NEW YORK—On Feb. 28 backers of the now-defunct Fernwood Art Investments, New York, filed a lawsuit against company founder, chairman and CEO Bruce Taub, charging him with embezzling $8 million of company funds.
The investors further claim, in a suit filed with the District Court for the Southern District of New York, that the founder used the assets as “a vehicle for Taub to propel himself into the rarefied social circles of the art world.” Fernwood, a multimillion-dollar art fund founded in 2003, shut down last fall.
The complaint does not detail ways in which Taub allegedly spent the money, except to state that he used it “to promote himself and his wife in the art world, and to pay their personal expenses. He did so at a torrid pace.” By spring 2006, the lawsuit maintains, Taub had been pressured into providing some financial information, at which point the plaintiffs “discovered that he had spent all of their money without Fernwood having launched a single investment fund.”
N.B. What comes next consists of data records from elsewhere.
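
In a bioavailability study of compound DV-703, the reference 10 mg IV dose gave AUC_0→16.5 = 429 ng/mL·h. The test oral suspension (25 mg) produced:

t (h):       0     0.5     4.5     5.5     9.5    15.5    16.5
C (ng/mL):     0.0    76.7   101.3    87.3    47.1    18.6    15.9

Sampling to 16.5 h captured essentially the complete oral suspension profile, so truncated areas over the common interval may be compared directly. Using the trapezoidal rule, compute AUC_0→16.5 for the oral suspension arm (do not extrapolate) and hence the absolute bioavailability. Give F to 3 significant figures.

F = 0.888

Trapezoidal AUC_0→16.5 (oral suspension):
  [0→0.5]: (0.0+76.7)/2 × 0.5 = 19.175
  [0.5→4.5]: (76.7+101.3)/2 × 4 = 356.0
  [4.5→5.5]: (101.3+87.3)/2 × 1 = 94.3
  [5.5→9.5]: (87.3+47.1)/2 × 4 = 268.8
  [9.5→15.5]: (47.1+18.6)/2 × 6 = 197.1
  [15.5→16.5]: (18.6+15.9)/2 × 1 = 17.25
  Sum = 952.625 ng/mL·h
F = (AUC_ev/D_ev)/(AUC_iv/D_iv) = (952.625/25)/(429/10) = 38.105/42.9 = 0.8882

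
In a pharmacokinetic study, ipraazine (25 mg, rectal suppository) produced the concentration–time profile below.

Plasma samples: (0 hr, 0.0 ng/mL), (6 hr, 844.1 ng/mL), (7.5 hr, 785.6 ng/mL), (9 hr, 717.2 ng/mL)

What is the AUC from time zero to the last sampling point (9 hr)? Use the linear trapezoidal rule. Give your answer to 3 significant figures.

AUC = 4880 ng/mL·hr

Trapezoidal AUC_0→9:
  [0→6]: (0.0+844.1)/2 × 6 = 2532.3
  [6→7.5]: (844.1+785.6)/2 × 1.5 = 1222.275
  [7.5→9]: (785.6+717.2)/2 × 1.5 = 1127.1
  Sum = 4881.675 ng/mL·hr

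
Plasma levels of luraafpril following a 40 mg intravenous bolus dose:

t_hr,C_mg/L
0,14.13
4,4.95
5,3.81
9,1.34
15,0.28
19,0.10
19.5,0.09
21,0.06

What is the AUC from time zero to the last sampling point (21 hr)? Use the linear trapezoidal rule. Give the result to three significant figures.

AUC = 58.6 mg/L·hr

Trapezoidal AUC_0→21:
  [0→4]: (14.13+4.95)/2 × 4 = 38.16
  [4→5]: (4.95+3.81)/2 × 1 = 4.38
  [5→9]: (3.81+1.34)/2 × 4 = 10.3
  [9→15]: (1.34+0.28)/2 × 6 = 4.86
  [15→19]: (0.28+0.10)/2 × 4 = 0.76
  [19→19.5]: (0.10+0.09)/2 × 0.5 = 0.0475
  [19.5→21]: (0.09+0.06)/2 × 1.5 = 0.1125
  Sum = 58.62 mg/L·hr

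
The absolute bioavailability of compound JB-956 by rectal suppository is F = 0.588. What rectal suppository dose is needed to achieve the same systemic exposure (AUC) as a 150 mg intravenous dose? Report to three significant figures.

For equal systemic exposure: F × D_ev = D_iv
D_ev = D_iv / F = 150 / 0.588 = 255.102 mg

D_rectal = 255 mg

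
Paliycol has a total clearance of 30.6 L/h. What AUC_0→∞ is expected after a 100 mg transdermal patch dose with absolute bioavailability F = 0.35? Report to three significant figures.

AUC = 1.14 mg/L·h

AUC_0→∞ = F × Dose / CL
        = 0.35 × 100 / 30.6 = 1.14379 mg/L·h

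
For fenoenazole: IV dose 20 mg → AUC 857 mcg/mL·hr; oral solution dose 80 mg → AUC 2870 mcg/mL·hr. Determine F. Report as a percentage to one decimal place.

F = (AUC_ev / D_ev) / (AUC_iv / D_iv)
  = (2870/80) / (857/20)
  = 35.875 / 42.85 = 0.8372
  = 83.72%

F = 83.7%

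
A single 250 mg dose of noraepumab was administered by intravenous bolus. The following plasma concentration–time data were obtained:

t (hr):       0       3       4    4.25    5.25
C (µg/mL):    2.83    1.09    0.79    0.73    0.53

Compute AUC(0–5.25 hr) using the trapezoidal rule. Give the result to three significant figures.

Trapezoidal AUC_0→5.25:
  [0→3]: (2.83+1.09)/2 × 3 = 5.88
  [3→4]: (1.09+0.79)/2 × 1 = 0.94
  [4→4.25]: (0.79+0.73)/2 × 0.25 = 0.19
  [4.25→5.25]: (0.73+0.53)/2 × 1 = 0.63
  Sum = 7.64 µg/mL·hr

AUC = 7.64 µg/mL·hr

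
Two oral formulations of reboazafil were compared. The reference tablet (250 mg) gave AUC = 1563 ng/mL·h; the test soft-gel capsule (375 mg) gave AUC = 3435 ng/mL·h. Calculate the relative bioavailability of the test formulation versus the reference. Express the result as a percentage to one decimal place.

F_rel = 146.5%

F_rel = (AUC_test/D_test) / (AUC_ref/D_ref)
      = (3435/375) / (1563/250)
      = 9.16 / 6.252 = 1.4651 = 146.51%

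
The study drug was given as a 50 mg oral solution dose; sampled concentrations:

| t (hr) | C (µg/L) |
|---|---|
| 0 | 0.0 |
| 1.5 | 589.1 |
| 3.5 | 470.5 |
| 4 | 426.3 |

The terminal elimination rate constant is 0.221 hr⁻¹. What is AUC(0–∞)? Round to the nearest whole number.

AUC = 3655 µg/L·hr

Trapezoidal AUC_0→4:
  [0→1.5]: (0.0+589.1)/2 × 1.5 = 441.825
  [1.5→3.5]: (589.1+470.5)/2 × 2 = 1059.6
  [3.5→4]: (470.5+426.3)/2 × 0.5 = 224.2
  Sum = 1725.625 µg/L·hr
Extrapolated tail: C_last / k_e = 426.3 / 0.221 = 1928.959
AUC_0→∞ = 1725.625 + 1928.959 = 3654.584 µg/L·hr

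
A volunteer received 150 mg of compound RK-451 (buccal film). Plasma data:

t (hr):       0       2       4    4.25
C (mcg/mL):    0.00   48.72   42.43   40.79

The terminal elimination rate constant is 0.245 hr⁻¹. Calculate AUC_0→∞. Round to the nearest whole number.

AUC = 317 mcg/mL·hr

Trapezoidal AUC_0→4.25:
  [0→2]: (0.00+48.72)/2 × 2 = 48.72
  [2→4]: (48.72+42.43)/2 × 2 = 91.15
  [4→4.25]: (42.43+40.79)/2 × 0.25 = 10.4025
  Sum = 150.2725 mcg/mL·hr
Extrapolated tail: C_last / k_e = 40.79 / 0.245 = 166.490
AUC_0→∞ = 150.2725 + 166.490 = 316.7625 mcg/mL·hr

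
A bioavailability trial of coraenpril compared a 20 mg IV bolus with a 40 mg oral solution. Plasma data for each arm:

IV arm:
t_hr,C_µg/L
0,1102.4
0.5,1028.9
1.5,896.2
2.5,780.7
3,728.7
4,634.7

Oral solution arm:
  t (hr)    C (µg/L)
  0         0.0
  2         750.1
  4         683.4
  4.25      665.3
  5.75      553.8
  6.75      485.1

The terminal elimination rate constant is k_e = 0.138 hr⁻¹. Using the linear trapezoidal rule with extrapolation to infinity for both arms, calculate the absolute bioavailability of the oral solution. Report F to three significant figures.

F = 0.457

Trapezoidal AUC_0→4 (IV):
  [0→0.5]: (1102.4+1028.9)/2 × 0.5 = 532.825
  [0.5→1.5]: (1028.9+896.2)/2 × 1 = 962.55
  [1.5→2.5]: (896.2+780.7)/2 × 1 = 838.45
  [2.5→3]: (780.7+728.7)/2 × 0.5 = 377.35
  [3→4]: (728.7+634.7)/2 × 1 = 681.7
  Sum = 3392.875 µg/L·hr
IV tail: 634.7/0.138 = 4599.275; AUC_iv,0→∞ = 3392.875 + 4599.275 = 7992.15 µg/L·hr
Trapezoidal AUC_0→6.75 (oral solution):
  [0→2]: (0.0+750.1)/2 × 2 = 750.1
  [2→4]: (750.1+683.4)/2 × 2 = 1433.5
  [4→4.25]: (683.4+665.3)/2 × 0.25 = 168.5875
  [4.25→5.75]: (665.3+553.8)/2 × 1.5 = 914.325
  [5.75→6.75]: (553.8+485.1)/2 × 1 = 519.45
  Sum = 3785.9625 µg/L·hr
oral solution tail: 485.1/0.138 = 3515.217; AUC_ev,0→∞ = 3785.9625 + 3515.217 = 7301.1795 µg/L·hr
F = (AUC_ev/D_ev)/(AUC_iv/D_iv) = (7301.1795/40)/(7992.15/20) = 182.529/399.6075 = 0.4568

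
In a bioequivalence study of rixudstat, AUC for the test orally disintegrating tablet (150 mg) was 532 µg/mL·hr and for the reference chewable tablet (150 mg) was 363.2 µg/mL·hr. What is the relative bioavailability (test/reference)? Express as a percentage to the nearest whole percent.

F_rel = 146%

F_rel = (AUC_test/D_test) / (AUC_ref/D_ref)
      = (532/150) / (363.2/150)
      = 3.54667 / 2.42133 = 1.4648 = 146.48%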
Taub and Fernwood Investments were also sued in Los Angeles last May by Shamrock Estates Limited, a private equity company based in Delaware. Neither Shamrock nor its attorneys responded to requests for comment as ARTnewsletter went to press. Neither Taub nor his attorneys responded to requests for comment.
Michael Plummer, formerly a Sotheby’s vice president and later president of Fernwood, told ARTnewsletter that he had first noticed accounting irregularities in early spring 2006. Plummer says that he, together with the fund’s managing director Allen Williamson, immediately confronted Taub with their concerns.
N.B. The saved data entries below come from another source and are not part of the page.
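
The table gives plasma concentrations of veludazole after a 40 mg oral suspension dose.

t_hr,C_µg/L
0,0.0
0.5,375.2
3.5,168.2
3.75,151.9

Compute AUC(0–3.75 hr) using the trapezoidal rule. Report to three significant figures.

AUC = 949 µg/L·hr

Trapezoidal AUC_0→3.75:
  [0→0.5]: (0.0+375.2)/2 × 0.5 = 93.8
  [0.5→3.5]: (375.2+168.2)/2 × 3 = 815.1
  [3.5→3.75]: (168.2+151.9)/2 × 0.25 = 40.0125
  Sum = 948.9125 µg/L·hr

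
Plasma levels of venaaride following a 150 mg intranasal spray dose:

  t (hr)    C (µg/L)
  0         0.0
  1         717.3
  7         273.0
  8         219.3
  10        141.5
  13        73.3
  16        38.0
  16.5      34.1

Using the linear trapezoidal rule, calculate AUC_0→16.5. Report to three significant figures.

Trapezoidal AUC_0→16.5:
  [0→1]: (0.0+717.3)/2 × 1 = 358.65
  [1→7]: (717.3+273.0)/2 × 6 = 2970.9
  [7→8]: (273.0+219.3)/2 × 1 = 246.15
  [8→10]: (219.3+141.5)/2 × 2 = 360.8
  [10→13]: (141.5+73.3)/2 × 3 = 322.2
  [13→16]: (73.3+38.0)/2 × 3 = 166.95
  [16→16.5]: (38.0+34.1)/2 × 0.5 = 18.025
  Sum = 4443.675 µg/L·hr

AUC = 4440 µg/L·hr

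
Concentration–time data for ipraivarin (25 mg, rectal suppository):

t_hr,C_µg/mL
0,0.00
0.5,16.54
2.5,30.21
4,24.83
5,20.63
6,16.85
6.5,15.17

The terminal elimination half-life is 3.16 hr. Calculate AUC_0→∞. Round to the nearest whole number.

AUC = 211 µg/mL·hr

Trapezoidal AUC_0→6.5:
  [0→0.5]: (0.00+16.54)/2 × 0.5 = 4.135
  [0.5→2.5]: (16.54+30.21)/2 × 2 = 46.75
  [2.5→4]: (30.21+24.83)/2 × 1.5 = 41.28
  [4→5]: (24.83+20.63)/2 × 1 = 22.73
  [5→6]: (20.63+16.85)/2 × 1 = 18.74
  [6→6.5]: (16.85+15.17)/2 × 0.5 = 8.005
  Sum = 141.64 µg/mL·hr
k_e = ln2 / t½ = 0.693147 / 3.16 = 0.2194 hr^-1
Extrapolated tail: C_last / k_e = 15.17 / 0.2194 = 69.143
AUC_0→∞ = 141.64 + 69.143 = 210.783 µg/mL·hr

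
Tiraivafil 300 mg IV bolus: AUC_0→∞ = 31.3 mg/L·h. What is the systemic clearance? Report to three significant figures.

CL = 9.58 L/h

CL = Dose_iv / AUC_0→∞
   = 300 / 31.3 = 9.58466 L/h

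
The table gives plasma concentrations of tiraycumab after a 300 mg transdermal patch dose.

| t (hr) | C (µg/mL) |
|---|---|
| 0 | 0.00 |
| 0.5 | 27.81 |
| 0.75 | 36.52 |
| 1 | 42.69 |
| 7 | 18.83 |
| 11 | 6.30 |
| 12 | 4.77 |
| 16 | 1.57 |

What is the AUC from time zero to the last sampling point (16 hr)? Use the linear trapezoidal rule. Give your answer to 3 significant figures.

Trapezoidal AUC_0→16:
  [0→0.5]: (0.00+27.81)/2 × 0.5 = 6.9525
  [0.5→0.75]: (27.81+36.52)/2 × 0.25 = 8.04125
  [0.75→1]: (36.52+42.69)/2 × 0.25 = 9.90125
  [1→7]: (42.69+18.83)/2 × 6 = 184.56
  [7→11]: (18.83+6.30)/2 × 4 = 50.26
  [11→12]: (6.30+4.77)/2 × 1 = 5.535
  [12→16]: (4.77+1.57)/2 × 4 = 12.68
  Sum = 277.93 µg/mL·hr

AUC = 278 µg/mL·hr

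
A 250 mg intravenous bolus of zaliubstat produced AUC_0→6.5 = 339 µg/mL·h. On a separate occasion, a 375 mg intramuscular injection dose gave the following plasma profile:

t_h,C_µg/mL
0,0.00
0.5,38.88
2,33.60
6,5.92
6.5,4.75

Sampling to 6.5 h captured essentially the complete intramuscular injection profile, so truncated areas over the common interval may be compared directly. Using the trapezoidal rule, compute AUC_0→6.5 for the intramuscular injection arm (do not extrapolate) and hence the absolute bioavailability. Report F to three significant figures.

Trapezoidal AUC_0→6.5 (intramuscular injection):
  [0→0.5]: (0.00+38.88)/2 × 0.5 = 9.72
  [0.5→2]: (38.88+33.60)/2 × 1.5 = 54.36
  [2→6]: (33.60+5.92)/2 × 4 = 79.04
  [6→6.5]: (5.92+4.75)/2 × 0.5 = 2.6675
  Sum = 145.7875 µg/mL·h
F = (AUC_ev/D_ev)/(AUC_iv/D_iv) = (145.7875/375)/(339/250) = 0.388767/1.356 = 0.2867

F = 0.287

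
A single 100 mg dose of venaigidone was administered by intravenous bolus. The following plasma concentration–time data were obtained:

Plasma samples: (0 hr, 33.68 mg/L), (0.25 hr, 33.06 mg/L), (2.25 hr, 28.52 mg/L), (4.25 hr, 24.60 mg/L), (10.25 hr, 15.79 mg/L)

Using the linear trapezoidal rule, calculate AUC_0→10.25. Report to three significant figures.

Trapezoidal AUC_0→10.25:
  [0→0.25]: (33.68+33.06)/2 × 0.25 = 8.3425
  [0.25→2.25]: (33.06+28.52)/2 × 2 = 61.58
  [2.25→4.25]: (28.52+24.60)/2 × 2 = 53.12
  [4.25→10.25]: (24.60+15.79)/2 × 6 = 121.17
  Sum = 244.2125 mg/L·hr

AUC = 244 mg/L·hr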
“Money was missing. Something was wildly amiss,” says Plummer, who resigned from Fernwood a year-ago May and reports that he and Williamson are presently setting up a new art-investment partnership. (Williamson could not be reached for comment.)
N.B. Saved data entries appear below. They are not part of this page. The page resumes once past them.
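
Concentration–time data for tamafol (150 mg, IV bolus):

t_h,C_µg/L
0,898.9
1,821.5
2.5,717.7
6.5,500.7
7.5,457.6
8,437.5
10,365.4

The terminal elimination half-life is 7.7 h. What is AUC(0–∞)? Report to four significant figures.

AUC = 10020 µg/L·h

Trapezoidal AUC_0→10:
  [0→1]: (898.9+821.5)/2 × 1 = 860.2
  [1→2.5]: (821.5+717.7)/2 × 1.5 = 1154.4
  [2.5→6.5]: (717.7+500.7)/2 × 4 = 2436.8
  [6.5→7.5]: (500.7+457.6)/2 × 1 = 479.15
  [7.5→8]: (457.6+437.5)/2 × 0.5 = 223.775
  [8→10]: (437.5+365.4)/2 × 2 = 802.9
  Sum = 5957.225 µg/L·h
k_e = ln2 / t½ = 0.693147 / 7.7 = 0.0900 h^-1
Extrapolated tail: C_last / k_e = 365.4 / 0.09 = 4060.000
AUC_0→∞ = 5957.225 + 4060.000 = 10017.225 µg/L·h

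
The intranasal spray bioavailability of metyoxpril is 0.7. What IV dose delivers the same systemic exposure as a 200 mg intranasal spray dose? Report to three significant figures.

Systemic exposure from an extravascular dose = F × D_ev, so the equivalent IV dose is F × D_ev.
D_iv = F × D_ev = 0.7 × 200 = 140 mg

D_iv = 140 mg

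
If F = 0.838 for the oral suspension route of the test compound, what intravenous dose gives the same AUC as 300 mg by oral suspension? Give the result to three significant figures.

Systemic exposure from an extravascular dose = F × D_ev, so the equivalent IV dose is F × D_ev.
D_iv = F × D_ev = 0.838 × 300 = 251.4 mg

D_iv = 251 mg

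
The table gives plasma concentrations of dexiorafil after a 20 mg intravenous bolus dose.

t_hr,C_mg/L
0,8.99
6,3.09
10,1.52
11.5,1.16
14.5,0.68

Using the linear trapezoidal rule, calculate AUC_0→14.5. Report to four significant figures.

Trapezoidal AUC_0→14.5:
  [0→6]: (8.99+3.09)/2 × 6 = 36.24
  [6→10]: (3.09+1.52)/2 × 4 = 9.22
  [10→11.5]: (1.52+1.16)/2 × 1.5 = 2.01
  [11.5→14.5]: (1.16+0.68)/2 × 3 = 2.76
  Sum = 50.23 mg/L·hr

AUC = 50.23 mg/L·hr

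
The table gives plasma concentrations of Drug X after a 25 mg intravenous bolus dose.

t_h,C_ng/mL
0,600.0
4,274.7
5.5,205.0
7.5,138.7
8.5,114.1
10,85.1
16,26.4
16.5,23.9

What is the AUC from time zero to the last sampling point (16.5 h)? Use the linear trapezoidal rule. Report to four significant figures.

AUC = 3076 ng/mL·h

Trapezoidal AUC_0→16.5:
  [0→4]: (600.0+274.7)/2 × 4 = 1749.4
  [4→5.5]: (274.7+205.0)/2 × 1.5 = 359.775
  [5.5→7.5]: (205.0+138.7)/2 × 2 = 343.7
  [7.5→8.5]: (138.7+114.1)/2 × 1 = 126.4
  [8.5→10]: (114.1+85.1)/2 × 1.5 = 149.4
  [10→16]: (85.1+26.4)/2 × 6 = 334.5
  [16→16.5]: (26.4+23.9)/2 × 0.5 = 12.575
  Sum = 3075.75 ng/mL·h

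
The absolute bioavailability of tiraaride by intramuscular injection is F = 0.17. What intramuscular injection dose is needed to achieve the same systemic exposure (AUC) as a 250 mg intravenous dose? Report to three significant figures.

For equal systemic exposure: F × D_ev = D_iv
D_ev = D_iv / F = 250 / 0.17 = 1470.59 mg

D_intramuscular = 1470 mg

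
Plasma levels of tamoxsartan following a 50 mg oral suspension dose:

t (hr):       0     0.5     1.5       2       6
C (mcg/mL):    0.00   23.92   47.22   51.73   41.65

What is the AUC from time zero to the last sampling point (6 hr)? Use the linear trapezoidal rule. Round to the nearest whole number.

Trapezoidal AUC_0→6:
  [0→0.5]: (0.00+23.92)/2 × 0.5 = 5.98
  [0.5→1.5]: (23.92+47.22)/2 × 1 = 35.57
  [1.5→2]: (47.22+51.73)/2 × 0.5 = 24.7375
  [2→6]: (51.73+41.65)/2 × 4 = 186.76
  Sum = 253.0475 mcg/mL·hr

AUC = 253 mcg/mL·hr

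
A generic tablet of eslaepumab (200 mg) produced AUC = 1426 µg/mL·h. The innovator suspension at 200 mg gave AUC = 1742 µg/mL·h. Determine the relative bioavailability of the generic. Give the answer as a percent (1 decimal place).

F_rel = (AUC_test/D_test) / (AUC_ref/D_ref)
      = (1426/200) / (1742/200)
      = 7.13 / 8.71 = 0.8186 = 81.86%

F_rel = 81.9%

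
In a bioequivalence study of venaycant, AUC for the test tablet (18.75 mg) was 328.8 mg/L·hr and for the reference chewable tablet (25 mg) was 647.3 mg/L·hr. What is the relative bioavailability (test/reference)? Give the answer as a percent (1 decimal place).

F_rel = (AUC_test/D_test) / (AUC_ref/D_ref)
      = (328.8/18.75) / (647.3/25)
      = 17.536 / 25.892 = 0.6773 = 67.73%

F_rel = 67.7%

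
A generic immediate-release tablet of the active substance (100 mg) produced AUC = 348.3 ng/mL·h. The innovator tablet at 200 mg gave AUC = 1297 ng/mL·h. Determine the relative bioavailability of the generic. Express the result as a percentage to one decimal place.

F_rel = (AUC_test/D_test) / (AUC_ref/D_ref)
      = (348.3/100) / (1297/200)
      = 3.483 / 6.485 = 0.5371 = 53.71%

F_rel = 53.7%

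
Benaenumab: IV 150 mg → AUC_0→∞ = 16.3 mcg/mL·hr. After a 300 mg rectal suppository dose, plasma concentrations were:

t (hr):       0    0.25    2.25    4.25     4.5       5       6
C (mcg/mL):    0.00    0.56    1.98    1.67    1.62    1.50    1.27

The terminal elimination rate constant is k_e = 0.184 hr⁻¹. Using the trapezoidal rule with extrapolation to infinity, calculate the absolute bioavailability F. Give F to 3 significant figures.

Trapezoidal AUC_0→6 (rectal suppository):
  [0→0.25]: (0.00+0.56)/2 × 0.25 = 0.07
  [0.25→2.25]: (0.56+1.98)/2 × 2 = 2.54
  [2.25→4.25]: (1.98+1.67)/2 × 2 = 3.65
  [4.25→4.5]: (1.67+1.62)/2 × 0.25 = 0.41125
  [4.5→5]: (1.62+1.50)/2 × 0.5 = 0.78
  [5→6]: (1.50+1.27)/2 × 1 = 1.385
  Sum = 8.83625 mcg/mL·hr
Tail: C_last/k_e = 1.27/0.184 = 6.902
AUC_0→∞ (rectal suppository) = 8.83625 + 6.902 = 15.73825 mcg/mL·hr
F = (AUC_ev/D_ev)/(AUC_iv/D_iv) = (15.73825/300)/(16.3/150) = 0.0524608/0.108667 = 0.4828

F = 0.483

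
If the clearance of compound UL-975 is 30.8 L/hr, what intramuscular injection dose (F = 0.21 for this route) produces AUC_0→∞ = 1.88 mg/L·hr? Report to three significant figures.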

The plaintiffs include two limited liability companies—Whitmore Brey L.L.C., Florida (invested $500,000), and Louise and Tom Jones Subscription L.L.C., California ($250,000); the Hinchliffe Living Trust, California ($125,000); two more Californians—Andrea Van de Kamp, Pasadena ($250,000), and John Scharffenberger, Philo ($150,000); and two New Yorkers—William Pearlstein ($200,000) and Ashton Hawkins ($150,000). Hawkins, a lawyer in private practice, served as general counsel for the Metropolitan Museum of Art, New York, from 1968-2001.
Two Types of Funds
Fernwood’s initial solicitation, marketed to individuals and institutions with high net worth, described two separate funds involving the buying and selling of artworks.
The first was a fund to acquire and promote art objects within eight major U.S. and European sectors of the art market (Old European Masters, European Masters of the 18th-19th centuries, Impressionism, American art, modern art, contemporary masters [dating from 1945-69], postmodern art and emerging artists) over a period of years. The second was an opportunity fund earmarked for higher risks, involving a rapid turnover of artworks.
Taub had pulled together a high-profile lineup of notable names from the realms of finance and art to work as advisers and staff at Fernwood. Among them was David Nash, co-owner of the Manhattan art gallery Mitchell-Innes & Nash, specializing in Impressionist, modern and contemporary art.
Nash told ARTnewsletter that he never did work for Fernwood since neither of the funds actually had been set up. Moreover, Pierre Levai, president of the Marlborough Gallery, told ARTnewsletter that Fernwood “had asked me to be an adviser, but nothing ever happened.” Levai was not aware that a lawsuit had been filed against Taub.